Just Outta Beta
True Pull
A few years ago, General Magic fell on hard times when Magic Cap, the operating system it had developed for handheld computers, failed to win customers over. The company attributed Magic Cap's tepid reception to businesspeople's perception of PDAs as unnecessary and burdensome devices. And, around the same time, the Net grew up, changing market conceptions of mobile computing.
Today, things are turning around for General Magic. The Sunnyvale, California, company is rolling out Serengeti, a next-generation electronic assistant based in part on Magic Cap's agent technology. What makes Serengeti interesting - and will allow it to succeed where Magic Cap failed - is that it pipes vital computer resources, including Internet data, through the most ordinary of information technologies: the telephone.
Roaming workers dial up Serengeti to check email, route calls, change appointments on shared office calendars, and access press releases, stock prices, and traffic conditions. This idea is not new: similar services, such as the Wildfire Assistant, send office data over the phone. But they're constrained by limited offerings, rigid menu structures, and older speech-recognition technologies.
Serengeti, on the other hand, does away with voicemail-like menu choices. Instead, General Magic has developed a so-called Voice User Interface (that's VUI to you), which rewards natural speech, including computer recognition of the same command said any number of ways and the ability to interrupt the system to ask for different information at will.
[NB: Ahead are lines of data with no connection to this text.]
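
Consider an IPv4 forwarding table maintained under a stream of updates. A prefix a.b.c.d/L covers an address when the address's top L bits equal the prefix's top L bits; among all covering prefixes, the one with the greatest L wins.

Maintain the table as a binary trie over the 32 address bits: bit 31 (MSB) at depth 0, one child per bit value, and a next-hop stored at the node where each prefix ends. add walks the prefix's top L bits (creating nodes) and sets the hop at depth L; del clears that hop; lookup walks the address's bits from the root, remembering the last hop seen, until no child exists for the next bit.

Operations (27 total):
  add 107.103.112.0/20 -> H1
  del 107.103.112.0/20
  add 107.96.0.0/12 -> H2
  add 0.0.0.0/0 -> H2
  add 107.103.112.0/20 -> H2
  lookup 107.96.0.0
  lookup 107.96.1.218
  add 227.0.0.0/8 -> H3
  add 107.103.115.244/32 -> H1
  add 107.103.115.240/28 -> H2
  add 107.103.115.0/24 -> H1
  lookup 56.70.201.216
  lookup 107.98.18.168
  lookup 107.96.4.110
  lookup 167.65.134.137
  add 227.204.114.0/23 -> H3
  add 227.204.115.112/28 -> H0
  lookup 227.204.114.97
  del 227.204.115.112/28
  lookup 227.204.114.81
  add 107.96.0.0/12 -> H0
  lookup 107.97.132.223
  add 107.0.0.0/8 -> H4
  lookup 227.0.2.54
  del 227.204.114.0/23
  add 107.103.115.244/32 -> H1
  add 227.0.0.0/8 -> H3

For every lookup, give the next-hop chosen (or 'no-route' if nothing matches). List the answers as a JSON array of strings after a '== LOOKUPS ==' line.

Process each operation:
  add 107.103.112.0/20 -> H1 at depth 20
  - 107.103.112.0/20 clear@20
  add 107.96.0.0/12 -> H2 at depth 12
  add 0.0.0.0/0 -> H2 at depth 0
  add 107.103.112.0/20 -> H2 at depth 20
  Q 107.96.0.0: descend 0110101101100 ; hops seen [H2,H2] ; pick H2
  Q 107.96.1.218: descend 0110101101100 ; hops seen [H2,H2] ; pick H2
  add 227.0.0.0/8 -> H3 at depth 8
  add 107.103.115.244/32 -> H1 at depth 32
  add 107.103.115.240/28 -> H2 at depth 28
  add 107.103.115.0/24 -> H1 at depth 24
  Q 56.70.201.216: descend 0 ; hops seen [H2] ; pick H2
  Q 107.98.18.168: descend 0110101101100 ; hops seen [H2,H2] ; pick H2
  Q 107.96.4.110: descend 0110101101100 ; hops seen [H2,H2] ; pick H2
  Q 167.65.134.137: descend 1 ; hops seen [H2] ; pick H2
  add 227.204.114.0/23 -> H3 at depth 23
  add 227.204.115.112/28 -> H0 at depth 28
  Q 227.204.114.97: descend 11100011110011000111001 ; hops seen [H2,H3,H3] ; pick H3
  - 227.204.115.112/28 clear@28
  Q 227.204.114.81: descend 11100011110011000111001 ; hops seen [H2,H3,H3] ; pick H3
  add 107.96.0.0/12 -> H0 at depth 12
  Q 107.97.132.223: descend 0110101101100 ; hops seen [H2,H0] ; pick H0
  add 107.0.0.0/8 -> H4 at depth 8
  Q 227.0.2.54: descend 11100011 ; hops seen [H2,H3] ; pick H3
  - 227.204.114.0/23 clear@23
  add 107.103.115.244/32 -> H1 at depth 32
  add 227.0.0.0/8 -> H3 at depth 8

== LOOKUPS ==
["H2","H2","H2","H2","H2","H2","H3","H3","H0","H3"]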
This is a true pull service - Serengeti offers relevant information through an easy-to-use interface over a common appliance. For anyone who has subscribed to push-media pager services, which set off a conniption in your pocket every time a company announces its earnings, the ability to regulate the flow of digital info and access it over the phone makes a lot of sense.
- Jesse Freund Release: late 1997. General Magic: +1 (408) 774 4000.
Bank on It
Smartcards can seem pretty dumb - there's nowhere to get ecash and a dearth of places to spend it. But now that VeriFone and Citibank have unveiled the Personal ATM, a tiny smartcard caddie that works over plain old telephone lines, digital-age dolers can expect a new push to make home dollar downloads commonplace.
Release: late 1997. VeriFone: +1 (415) 598 5505.
Rosetta Tome
Steven Johnson begins his book Interface Culture by posing the question, "Was the original cave painter an artist or an engineer?" His conclusion kicks off an examination of how today's interfaces - ATM screens, phone pads, and videogame controllers - create experiences and change lives.
Release: October. HarperEdge: +1 (415) 477 4476.
Iris My Case
Ecommerce evangelists may praise ecash, but NCR is trumpeting eyecash. NCR, the world's leading supplier of ATMs, will use Sensar Inc.'s IrisIdent biometric recognition technology to secure transactions and initiate new services, such as ticket reservations and stock purchases over bank networks.
Release: early 1998. Sensar: +1 (609) 222 9090.
It's a Trip
Renowned trailer-park SF author Paul Di Filippo's new collection of short stories, Fractal Paisleys, includes eight works previously published in periodicals and two original pieces. Read it and find out the unreal reason the Republicans controlled the US for 12 years.
Release: November. Four Walls Eight Windows: +1 (212) 206 8965.
Computer Screen Star
Lara Croft is back and badder than ever. Sure, Tomb Raider II has newfangled weapons, enemies, missions, and moves, but gamers can look forward to even more of the same ol' booty-kicking action. As we like to chant around the office, Go Lara, go Lara, go!
Release: November. Eidos Interactive: +1 (415) 547 1200.
Reality Virtually
SouthPeak Interactive's Temujin is a videogame that plays like an interactive movie. That's because the new title's Video Reality technology gives each scene an eerily realistic quality. And the intensely scripted mystery plot helps transform Temujin into a way-new whodunit.
Release: October. SouthPeak Interactive: +1 (919) 677 4499.